Though the film was first used in both the Southern and Northern Protectorates in 1903 by the British colonialists, it was not until the 1970s that Nigerians made their first feature film, with Wole Soyinka’s Kongi’s Harvest as the first Nigerian feature film, followed by Duro Ladipo’s Ajani Ogun as the first Yoruba feature film. The advancement of audio-visual technology in the 1980s paved the way for the production of Nigerian video films. Consequently, stage performances and the cinema culture disappeared to make room for the new video-film format which characterized the whole of the 1990s and up to the present. Kenneth Nnebue’s Living in Bondage also gave a great boost to video film. According to Haynes and Okome Igbo video production, launched in 1992 with Living in Bondage later saw the emergence of many other films such as Checkmate, Violated I and II, Rattlesnake, Adamma, etc.

 

Hausa video films also flourished in northern Nigeria.
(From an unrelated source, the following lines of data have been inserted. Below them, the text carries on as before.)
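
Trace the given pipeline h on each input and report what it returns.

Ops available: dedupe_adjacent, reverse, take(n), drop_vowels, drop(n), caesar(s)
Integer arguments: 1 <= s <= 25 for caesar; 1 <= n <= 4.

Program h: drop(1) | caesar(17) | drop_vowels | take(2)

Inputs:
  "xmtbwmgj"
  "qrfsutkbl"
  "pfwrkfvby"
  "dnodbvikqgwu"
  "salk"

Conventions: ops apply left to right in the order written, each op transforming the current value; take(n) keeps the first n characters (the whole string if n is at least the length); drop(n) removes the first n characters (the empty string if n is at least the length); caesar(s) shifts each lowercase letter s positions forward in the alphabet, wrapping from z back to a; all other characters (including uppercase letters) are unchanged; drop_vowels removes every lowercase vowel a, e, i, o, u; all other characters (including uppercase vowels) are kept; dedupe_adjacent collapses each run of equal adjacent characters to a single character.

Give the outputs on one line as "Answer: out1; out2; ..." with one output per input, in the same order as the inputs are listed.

Execution, op by op:
  "xmtbwmgj" -> "mtbwmgj" -> "dksndxa" -> "dksndx" -> "dk"
  "qrfsutkbl" -> "rfsutkbl" -> "iwjlkbsc" -> "wjlkbsc" -> "wj"
  "pfwrkfvby" -> "fwrkfvby" -> "wnibwmsp" -> "wnbwmsp" -> "wn"
  "dnodbvikqgwu" -> "nodbvikqgwu" -> "efusmzbhxnl" -> "fsmzbhxnl" -> "fs"
  "salk" -> "alk" -> "rcb" -> "rcb" -> "rc"

"dk"; "wj"; "wn"; "fs"; "rc"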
Haynes and Okome have noted the adaptation of the Hausa pamphlet romances into video film. An example of this trend is Soyaya Kunar Zuci, produced by the Nigerian Film Corporation. By the beginning of the twenty-first century, video film had established a visible and monumental presence in Africa, with the Nigerian video-film industry colloquially called Nollywood regarded as the third-largest motion picture industry in the world, producing at least two hundred movies every month as of 2005. Nollywood had thus become the paradigm for video film in Africa.